READ MORE: #FirstTimeIWasCalled series
The 34-year-old, who is in a wheelchair, has faced barriers his whole life but one of the hardest moments was one incident he experienced several summers ago on Queen Street in Toronto.
Vella was travelling through the busy thoroughfare with his mother when a car drove by and a man rolled down the window and yelled “hey cripple” to Vella.
“I know that person driving by was trying to be hurtful because the way they said it, the tone,” said Vella, adding he is still shaken by the experience.
“You would think as an adult you wouldn’t say things like that. Even kids don’t say that. … I don’t think they cared about what it would mean or how it would affect me.”
Vella said his mother was also as hurt and angry and while he put on a brave face, the incident stayed with him.
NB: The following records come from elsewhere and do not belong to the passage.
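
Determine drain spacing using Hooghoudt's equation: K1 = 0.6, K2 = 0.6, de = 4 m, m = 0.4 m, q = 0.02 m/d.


S^2 = 8*K2*de*m/q + 4*K1*m^2/q
S^2 = 8*0.6*4*0.4/0.02 + 4*0.6*0.4^2/0.02
S = sqrt(403.2000)

20.0798 m


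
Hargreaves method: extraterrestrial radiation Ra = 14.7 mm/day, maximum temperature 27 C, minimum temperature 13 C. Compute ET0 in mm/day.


Tmean = (Tmax + Tmin)/2 = (27 + 13)/2 = 20.0
ET0 = 0.0023 * 14.7 * (20.0 + 17.8) * sqrt(27 - 13)
ET0 = 0.0023 * 14.7 * 37.8 * 3.741657

4.7819 mm/day


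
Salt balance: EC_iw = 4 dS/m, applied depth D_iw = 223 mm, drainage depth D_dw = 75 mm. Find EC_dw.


EC_dw = EC_iw * D_iw / D_dw
EC_dw = 4 * 223 / 75
EC_dw = 892 / 75

11.8933 dS/m


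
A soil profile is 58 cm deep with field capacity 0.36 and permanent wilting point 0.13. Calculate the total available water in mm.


AWC = (FC - PWP) * d * 10
AWC = (0.36 - 0.13) * 58 * 10
AWC = 0.2300 * 58 * 10

133.4000 mm


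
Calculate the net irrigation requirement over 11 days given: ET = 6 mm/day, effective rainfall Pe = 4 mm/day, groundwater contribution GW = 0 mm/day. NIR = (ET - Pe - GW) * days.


Daily deficit = ET - Pe - GW = 6 - 4 - 0 = 2 mm/day
NIR = 2 * 11 = 22 mm

22.0000 mm


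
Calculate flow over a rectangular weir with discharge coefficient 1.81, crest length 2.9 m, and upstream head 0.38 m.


Q = C * L * H^(3/2) = 1.81 * 2.9 * 0.38^1.5 = 1.81 * 2.9 * 0.234248

1.2296 m^3/s


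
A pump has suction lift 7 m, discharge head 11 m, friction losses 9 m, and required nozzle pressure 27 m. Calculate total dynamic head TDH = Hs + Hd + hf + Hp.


TDH = Hs + Hd + hf + Hp = 7 + 11 + 9 + 27 = 54

54 m


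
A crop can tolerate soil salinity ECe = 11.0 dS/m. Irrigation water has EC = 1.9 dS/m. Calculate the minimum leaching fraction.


LR = ECiw / (5*ECe - ECiw)
LR = 1.9 / (5*11.0 - 1.9)
LR = 1.9 / 53.1000

0.0358


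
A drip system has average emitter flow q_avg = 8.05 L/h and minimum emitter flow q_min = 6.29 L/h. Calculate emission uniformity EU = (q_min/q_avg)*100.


EU = (q_min/q_avg)*100 = (6.29/8.05)*100 = 78.1366%

78.1366 %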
“I know that very person that called me that, it can easily happen to them where they can get in a car accident, or something happens to you that can shake you from your foundation,” he said.
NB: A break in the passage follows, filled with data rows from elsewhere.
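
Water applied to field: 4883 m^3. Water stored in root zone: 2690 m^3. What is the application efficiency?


Ea = V_root / V_field * 100 = 2690 / 4883 * 100 = 55.0891%

55.0891 %


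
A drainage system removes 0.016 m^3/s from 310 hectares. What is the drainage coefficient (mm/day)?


DC = Q * 86400 / (A * 10000) * 1000
DC = 0.016 * 86400 / (310 * 10000) * 1000
DC = 1382400.0000 / 3100000

0.4459 mm/day


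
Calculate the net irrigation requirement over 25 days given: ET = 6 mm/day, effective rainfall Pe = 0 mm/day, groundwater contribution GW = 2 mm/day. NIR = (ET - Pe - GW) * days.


Daily deficit = ET - Pe - GW = 6 - 0 - 2 = 4 mm/day
NIR = 4 * 25 = 100 mm

100.0000 mm


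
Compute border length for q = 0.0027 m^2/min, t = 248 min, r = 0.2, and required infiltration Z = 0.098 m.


L = q*t/((1+r)*Z)
L = 0.0027*248/((1+0.2)*0.098)
L = 0.6696/0.1176

5.6939 m


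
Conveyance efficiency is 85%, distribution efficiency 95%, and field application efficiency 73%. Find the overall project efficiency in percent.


Ec = 0.85, Eb = 0.95, Ea = 0.73
E = 0.85 * 0.95 * 0.73 * 100 = 58.9475%

58.9475 %


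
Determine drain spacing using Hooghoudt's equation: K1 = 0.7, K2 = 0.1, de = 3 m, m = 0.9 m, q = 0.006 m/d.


S^2 = 8*K2*de*m/q + 4*K1*m^2/q
S^2 = 8*0.1*3*0.9/0.006 + 4*0.7*0.9^2/0.006
S = sqrt(738.0000)

27.1662 m


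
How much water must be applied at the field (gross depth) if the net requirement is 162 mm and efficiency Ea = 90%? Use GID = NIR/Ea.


Ea = 90% = 0.9
GID = NIR / Ea = 162 / 0.9 = 180.0000 mm

180.0000 mm


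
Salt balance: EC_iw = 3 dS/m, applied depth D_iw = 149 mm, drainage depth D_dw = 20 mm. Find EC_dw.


EC_dw = EC_iw * D_iw / D_dw
EC_dw = 3 * 149 / 20
EC_dw = 447 / 20

22.3500 dS/m


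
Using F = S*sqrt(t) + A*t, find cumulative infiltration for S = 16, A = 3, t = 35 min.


F = S*sqrt(t) + A*t
F = 16*sqrt(35) + 3*35
F = 16*5.916080 + 105

199.6573 mm


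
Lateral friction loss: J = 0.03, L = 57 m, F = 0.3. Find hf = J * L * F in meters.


hf = J * L * F = 0.03 * 57 * 0.3 = 0.5130 m

0.5130 m


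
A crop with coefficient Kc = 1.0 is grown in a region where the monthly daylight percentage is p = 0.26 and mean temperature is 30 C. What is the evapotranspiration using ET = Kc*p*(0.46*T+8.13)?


ET = Kc * p * (0.46*T + 8.13)
ET = 1.0 * 0.26 * (0.46*30 + 8.13)
ET = 1.0 * 0.26 * 21.9300

5.7018 mm/day


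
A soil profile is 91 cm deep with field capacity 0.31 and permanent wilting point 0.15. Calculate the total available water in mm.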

“[The word] cripple, it’s a word that always upsets me, it makes me feel like less of a person when they use that word.”
Global News anchor Farah Nasser spoke with Vella about this experience, as well as other times he’s faced discrimination as part of #FirstTimeIwasCalled — a series of interviews with Canadians about the first time they experienced discrimination and how that experience affected them.
The #FirstTimeIWasCalled project:
Part 1: Jagmeet Singh
Part 2: Jully Black
Part 3: Farheen Khan
Part 4: Kathleen Wynne
Vella was diagnosed with Duchenne Muscular Dystrophy when he was three years old. He regularly receives assistance through personal care workers and said even those who are trained to help people with disabilities sometimes get it wrong.
WATCH: Alexei Vella speaks about #FirstTimeIWasCalled
“I’ve had workers who come in and think I’m not smart, my disability affects more than just my body,” he said.
The OCAD graduate is an accomplished graphic artist and has had his work in publications like the Boston Globe, Harvard Business Review and Scientific American. In his downtown apartment, Vella’s degrees are proudly displayed on the wall.
“Don’t assume based on someone’s appearance. You don’t know them,” he said.
“That’s how I counter it. I do face it daily.”
Vella believes tolerance begins with kids and has proof that teaching empathy can yield positive results.
In grade school, Vella said he was bullied by classmates because of the extra attention he received from occupational therapists.
“I told my parents and I told my OT, I don’t want to be in the room, but I think someone should talk to the class and say, ‘This is Alexei. He might look like he has special treatment. There is a reason why,'” he said.
“And after they did that, my classmates didn’t bother me. They treated me really well.”
In fact, these same kids would soon join Vella in high school and protect him from bullies.
“That was the one thing that in my childhood really worked,” he said.